La doctrina de la emanación gradual de los elementos explica no solo la cosmología sino la experiencia kármica. El universo que experimentamos no es un escenario neutral: es el resultado acumulado de acciones pasadas que han configurado el campo de nuestra percepción. Sin karma —sin acción y su huella— no habría experiencia subjetiva posible. El cuerpo mismo es karma condensado.
Karmajanya (nacido del karma, producido por la acción) sitúa al universo en el registro de lo condicionado. Natvakarmaṇi vedanā (sin karma no hay experiencia, sin acción no hay sensación) establece la dependencia entre acción y percepción. La cosmogonía de los elementos (pañcīkaraṇa —la quíntuple combinación) muestra cómo cada elemento incluye en sí mismo las cualidades de los anteriores, creando una realidad de complejidad creciente.

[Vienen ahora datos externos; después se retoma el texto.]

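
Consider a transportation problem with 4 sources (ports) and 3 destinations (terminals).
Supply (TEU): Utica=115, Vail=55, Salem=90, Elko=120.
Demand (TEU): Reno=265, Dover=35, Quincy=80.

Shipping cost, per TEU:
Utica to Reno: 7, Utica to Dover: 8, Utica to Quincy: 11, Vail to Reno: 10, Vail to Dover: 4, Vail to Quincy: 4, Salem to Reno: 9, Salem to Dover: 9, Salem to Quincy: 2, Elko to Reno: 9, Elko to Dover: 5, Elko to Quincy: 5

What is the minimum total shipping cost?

Optimal allocation:
  Utica->Reno: 115 × 7 = 805
  Vail->Reno: 20 × 10 = 200
  Vail->Dover: 35 × 4 = 140
  Salem->Reno: 10 × 9 = 90
  Salem->Quincy: 80 × 2 = 160
  Elko->Reno: 120 × 9 = 1080
Total = 805 + 200 + 140 + 90 + 160 + 1080 = 2475.

2475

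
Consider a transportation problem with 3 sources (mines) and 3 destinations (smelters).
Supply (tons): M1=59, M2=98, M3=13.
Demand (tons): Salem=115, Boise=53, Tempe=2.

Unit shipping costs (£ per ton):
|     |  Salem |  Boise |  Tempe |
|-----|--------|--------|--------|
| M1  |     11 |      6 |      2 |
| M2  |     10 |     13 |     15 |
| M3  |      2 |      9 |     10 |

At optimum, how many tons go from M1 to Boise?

Solving gives:
  M1→Salem: 4 × £11 = £44
  M1→Boise: 53 × £6 = £318
  M1→Tempe: 2 × £2 = £4
  M2→Salem: 98 × £10 = £980
  M3→Salem: 13 × £2 = £26
Total cost = £1372.
So M1→Boise carries 53 tons.

53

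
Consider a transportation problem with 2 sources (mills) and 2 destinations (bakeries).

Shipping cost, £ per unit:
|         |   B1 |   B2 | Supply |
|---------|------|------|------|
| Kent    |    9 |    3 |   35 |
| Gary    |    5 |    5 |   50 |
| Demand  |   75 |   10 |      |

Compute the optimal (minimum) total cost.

505

An optimal shipping plan:
  Kent–B1: 25 × £9 = £225
  Kent–B2: 10 × £3 = £30
  Gary–B1: 50 × £5 = £250
Total = 225 + 30 + 250 = £505.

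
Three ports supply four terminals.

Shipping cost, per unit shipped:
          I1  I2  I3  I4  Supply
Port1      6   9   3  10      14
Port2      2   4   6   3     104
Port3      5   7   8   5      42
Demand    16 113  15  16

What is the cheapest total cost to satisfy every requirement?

One minimum-cost allocation:
  Port1→I3: 14 × 3 = 42
  Port2→I2: 104 × 4 = 416
  Port3→I1: 16 × 5 = 80
  Port3→I2: 9 × 7 = 63
  Port3→I3: 1 × 8 = 8
  Port3→I4: 16 × 5 = 80
Total = 42 + 416 + 80 + 63 + 8 + 80 = 689.

689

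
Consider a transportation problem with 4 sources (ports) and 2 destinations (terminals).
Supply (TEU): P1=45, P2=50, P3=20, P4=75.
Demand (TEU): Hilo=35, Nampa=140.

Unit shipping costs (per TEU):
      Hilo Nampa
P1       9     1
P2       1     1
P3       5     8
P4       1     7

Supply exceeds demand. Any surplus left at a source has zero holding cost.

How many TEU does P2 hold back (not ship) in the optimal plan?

Minimum-cost shipments:
  P1–Nampa: 45 TEU
  P2–Nampa: 50 TEU
  P3–Nampa: 5 TEU
  P4–Hilo: 35 TEU
  P4–Nampa: 40 TEU
Total cost = 450.
P2 ships 50 of its 50, leaving 0.

0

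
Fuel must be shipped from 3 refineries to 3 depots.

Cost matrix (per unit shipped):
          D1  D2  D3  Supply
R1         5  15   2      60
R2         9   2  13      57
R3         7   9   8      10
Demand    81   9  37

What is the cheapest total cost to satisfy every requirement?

709

An optimal shipping plan:
  R1–D1: 23 × 5 = 115
  R1–D3: 37 × 2 = 74
  R2–D1: 48 × 9 = 432
  R2–D2: 9 × 2 = 18
  R3–D1: 10 × 7 = 70
Total = 115 + 74 + 432 + 18 + 70 = 709.
(Supply check: R1 ships 60; R2 ships 57; R3 ships 10.)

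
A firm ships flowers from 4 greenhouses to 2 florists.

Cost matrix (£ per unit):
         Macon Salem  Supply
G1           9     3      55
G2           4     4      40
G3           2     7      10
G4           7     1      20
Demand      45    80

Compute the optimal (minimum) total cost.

365

An optimal shipping plan:
  G1->Salem: 55 × £3 = £165
  G2->Macon: 35 × £4 = £140
  G2->Salem: 5 × £4 = £20
  G3->Macon: 10 × £2 = £20
  G4->Salem: 20 × £1 = £20
Total = 165 + 140 + 20 + 20 + 20 = £365.
(Supply check: G1 ships 55; G2 ships 40; G3 ships 10; G4 ships 20.)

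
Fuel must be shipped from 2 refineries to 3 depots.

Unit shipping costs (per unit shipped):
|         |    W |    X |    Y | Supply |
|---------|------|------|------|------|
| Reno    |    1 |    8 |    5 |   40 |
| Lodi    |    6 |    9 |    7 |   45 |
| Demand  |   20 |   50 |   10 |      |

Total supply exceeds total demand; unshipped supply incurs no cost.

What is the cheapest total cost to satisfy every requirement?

A cheapest plan:
  Reno to W: 20 kL
  Reno to X: 10 kL
  Reno to Y: 10 kL
  Lodi to X: 40 kL
Total cost = 510.
(Supply check: Reno ships 40; Lodi ships 40.)

510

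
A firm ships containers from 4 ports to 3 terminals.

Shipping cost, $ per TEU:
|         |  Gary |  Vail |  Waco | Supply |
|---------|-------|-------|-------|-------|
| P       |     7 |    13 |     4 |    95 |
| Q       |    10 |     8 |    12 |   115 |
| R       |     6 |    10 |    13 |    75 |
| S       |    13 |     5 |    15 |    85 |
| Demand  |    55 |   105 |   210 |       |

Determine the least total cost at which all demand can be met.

A cheapest plan:
  P→Waco: 95 × $4 = $380
  Q→Vail: 20 × $8 = $160
  Q→Waco: 95 × $12 = $1140
  R→Gary: 55 × $6 = $330
  R→Waco: 20 × $13 = $260
  S→Vail: 85 × $5 = $425
Total = 380 + 160 + 1140 + 330 + 260 + 425 = $2695.

2695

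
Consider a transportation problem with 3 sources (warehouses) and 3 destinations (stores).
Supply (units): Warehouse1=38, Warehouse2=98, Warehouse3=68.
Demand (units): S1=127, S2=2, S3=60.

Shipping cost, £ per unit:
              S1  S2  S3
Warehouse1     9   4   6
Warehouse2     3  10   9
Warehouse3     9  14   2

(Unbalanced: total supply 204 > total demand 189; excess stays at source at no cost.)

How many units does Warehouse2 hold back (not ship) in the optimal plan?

0

An optimal plan:
  Warehouse1→S1: 21 × £9 = £189
  Warehouse1→S2: 2 × £4 = £8
  Warehouse2→S1: 98 × £3 = £294
  Warehouse3→S1: 8 × £9 = £72
  Warehouse3→S3: 60 × £2 = £120
Total cost = £683.
Warehouse2 ships 98 of its 98, leaving 0.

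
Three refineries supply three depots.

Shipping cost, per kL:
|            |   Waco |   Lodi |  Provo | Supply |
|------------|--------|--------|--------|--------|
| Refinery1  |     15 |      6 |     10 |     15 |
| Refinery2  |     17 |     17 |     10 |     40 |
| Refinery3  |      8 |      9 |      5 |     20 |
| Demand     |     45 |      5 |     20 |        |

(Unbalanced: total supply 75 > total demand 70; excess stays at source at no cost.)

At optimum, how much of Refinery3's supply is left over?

Minimum-cost shipments:
  Refinery1->Waco: 10 × 15 = 150
  Refinery1->Lodi: 5 × 6 = 30
  Refinery2->Waco: 15 × 17 = 255
  Refinery2->Provo: 20 × 10 = 200
  Refinery3->Waco: 20 × 8 = 160
Total cost = 795.
Refinery3 ships 20 of its 20, leaving 0.

0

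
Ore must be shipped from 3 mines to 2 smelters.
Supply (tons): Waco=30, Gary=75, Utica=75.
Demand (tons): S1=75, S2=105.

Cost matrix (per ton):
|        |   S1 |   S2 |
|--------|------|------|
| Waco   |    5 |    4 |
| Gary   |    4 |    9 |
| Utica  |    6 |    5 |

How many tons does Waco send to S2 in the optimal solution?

30

The minimum-cost plan:
  Waco->S2: 30 × 4 = 120
  Gary->S1: 75 × 4 = 300
  Utica->S2: 75 × 5 = 375
Total cost = 795.
So Waco→S2 carries 30 tons.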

La doctrina del pañcīkaraṇa (la quintuplicación de los elementos) que aparece aquí es una enseñanza técnica del Vedānta, detallada por Śaṅkara en el Vivekacūḍāmaṇi. Cada elemento grueso no es puro sino compuesto de los cinco sutiles: el éter grueso contiene partes de los cinco elementos sutiles. Esta enseñanza sirve en el yoga para comprender cómo las prácticas corporales actúan sobre los elementos sutiles del ser.